Jeder Spieler darf pro Runde maximal ein Kraftwerk ersteigern. Es beginnt der „beste“ Spieler. Wer an der Reihe ist, hat 2 Möglichkeiten, entweder er passt oder wählt ein Kraftwerk zur Versteigerung aus. Wenn ein Spieler ein Kraftwerk zur Versteigerung auswählt, muss er mindestens den Preis entsprechend der Nummer des Kraftwerkes bieten. Im Uhrzeigersinn können nun alle Spieler Mitbieten oder aus der Versteigerung aussteigen. Wer die Auktion gewonnen hat, bezahlt den entsprechenden Preis an die Bank und nimmt sich das Kraftwerk aus dem Vorrat. Nun wird sofort ein Kraftwerk nachgezogen und entsprechend seiner Nummer in den Kraftwerksmarkt einsortiert. Danach ist der „Zweitbeste“ Spieler an der Reihe und geht analog vor. Ein Spieler darf maximal 3 Kraftwerke besitzen und muss gegebenenfalls ein Kraftwerk ablegen.

Phase 3: Rohstoffe einkaufen

Diese Phase wird in umgekehrter Spielerreihenfolge gespielt, d.h. es beginnt der „schlechteste“ Spieler. Nun kann jeder Spieler eine beliebige Anzahl an Rohstoffen kaufen, soweit diese auf dem Markt erhältlich sind. Natürlich gilt auch hier wie im richtigen Leben: Wenn die Nachfrage hoch ist und die Rohstoffe zur neige gehen, steigen auch die Preise. So kann es vorkommen, dass ein Spieler Kohle für je 2 Elektro kauft, der letzte Spieler dafür aber schon 8 bezahlen muss oder gar keine mehr erhält, weil die anderen Spieler vorher kräftig eingekauft haben. Die erworbenen Rohstoffe dürfen auf den entsprechenden Kraftwerkskarten platziert werden. Ein Kraftwerk kann dabei maximal die doppelte Menge der angegebenen Symbole als Rohstoffe lagern.

In Phase 4 wird gebaut.

Auch hier beginnt wieder der „schlechteste“ Spieler. Er darf nun eine Region auf dem Spielplan aussuchen, in welcher er seine erste Stadt ans Stromnetz anschließen möchte. Je nach Spieleranzahl sind dabei verschiedene Regionen auf dem Spielplan verfügbar. Gibt es viele Spieler, sind auch viele Regionen spielbar, damit noch genügend Platz zum Bauen zur Verfügung steht.

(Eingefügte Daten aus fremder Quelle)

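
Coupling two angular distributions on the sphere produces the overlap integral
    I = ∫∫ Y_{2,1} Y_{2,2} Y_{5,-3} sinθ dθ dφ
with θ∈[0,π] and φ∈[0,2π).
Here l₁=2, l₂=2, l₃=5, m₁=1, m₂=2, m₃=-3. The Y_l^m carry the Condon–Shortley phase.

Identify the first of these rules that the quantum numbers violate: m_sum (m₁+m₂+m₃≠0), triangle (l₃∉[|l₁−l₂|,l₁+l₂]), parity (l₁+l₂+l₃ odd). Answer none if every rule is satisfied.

azimuthal sum: 1 + 2 − 3 = 0  ✓
0 ≤ 5 ≤ 4 (triangle on l)  ✗
L = 2 + 2 + 5 = 9 (odd)

triangle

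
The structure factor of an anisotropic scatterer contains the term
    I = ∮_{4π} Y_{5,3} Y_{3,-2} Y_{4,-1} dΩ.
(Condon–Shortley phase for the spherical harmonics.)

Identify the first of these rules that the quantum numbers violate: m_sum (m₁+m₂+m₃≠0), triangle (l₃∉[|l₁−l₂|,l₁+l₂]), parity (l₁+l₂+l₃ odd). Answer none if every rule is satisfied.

none

m₁+m₂+m₃ = 3 − 2 − 1 = 0  ✓
triangle: |5−3|=2 ≤ l₃=4 ≤ 5+3=8  ✓
parity: l₁+l₂+l₃ = 12 is even  ✓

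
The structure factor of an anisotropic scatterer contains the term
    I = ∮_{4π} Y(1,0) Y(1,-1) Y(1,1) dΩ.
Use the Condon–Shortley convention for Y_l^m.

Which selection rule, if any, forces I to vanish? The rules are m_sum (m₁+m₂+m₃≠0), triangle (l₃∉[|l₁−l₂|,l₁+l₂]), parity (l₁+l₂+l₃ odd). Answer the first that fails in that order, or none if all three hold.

parity

Σmᵢ = 0  ✓
l₃∈[|l₁−l₂|,l₁+l₂]=[0,2], have l₃=1  ✓
Σlᵢ = 3 ⇒ odd  ✗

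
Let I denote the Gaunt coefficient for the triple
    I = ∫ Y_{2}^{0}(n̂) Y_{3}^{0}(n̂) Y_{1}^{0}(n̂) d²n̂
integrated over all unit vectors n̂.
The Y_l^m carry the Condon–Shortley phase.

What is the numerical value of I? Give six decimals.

0.247767

Checks pass: Σm=0; 6 even; l₃=1∈[1,5].
(2·2+1)(2·3+1)(2·1+1) = 105
Δ: 4! 0! 2! / 7! → 1/105
sum: t=2:+1/4 = 1/4
3j²(2 3 1; 0 0 0) = Δ·Π!·Σ² = 3/35  (sign -1)
(m-triple is (0,0,0) — same symbol as above.)
combine: 4πI² = 105·3/35·3/35 = 27/35
take √, sign +1: I = 0.24776670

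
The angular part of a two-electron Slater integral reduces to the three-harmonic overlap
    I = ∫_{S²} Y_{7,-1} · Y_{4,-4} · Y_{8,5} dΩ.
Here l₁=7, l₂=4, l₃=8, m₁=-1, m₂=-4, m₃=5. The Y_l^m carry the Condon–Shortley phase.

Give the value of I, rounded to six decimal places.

0.000000

l₁+l₂+l₃=19 is odd: 3j(l;000)=0 ⇒ I=0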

Der Erstanschluss einer Stadt kostet 10 Elektro. Möchte man eine zweite Stadt ans Netz anschließen, muss diese über Leitungen mit einer eigenen Stadt erreichbar sein. Man muss also wieder 10 Elektro für den Erstanschluss plus die Kosten der Stromleitung bezahlen. Bei jeder gekauften „Stadt“ wird die obere, rechte Zähleiste aktualisiert.  Diese gibt an, wie viel Städte man ans eigene Stromnetz angeschlossen hat. Um das Spiel noch strategischer zu machen, gibt es insgesamt 3 Stufen. In der ersten Stufe darf jeder Spieler nur den Erstanschluss benutzen. Sobald ein Spieler eine Stadt „besetzt“ hat, darf kein Anderer diese Stadt mit Strom versorgen. Bei Stufe 2 kann auch der Zweitanschluss einer Stadt genutzt werden, dieser kostet jedoch 15 Elektro. Ganz am Anfang haben wir unter dem Stapel der Kraftwerkskarten die Karte „Stufe 3“ gelegt. Sobald diese aufgedeckt wird, beginnt Stufe 3 und jeder Spieler darf ab sofort den Drittanschluss einer Stadt nutzen, welcher 20 Elektro kostet.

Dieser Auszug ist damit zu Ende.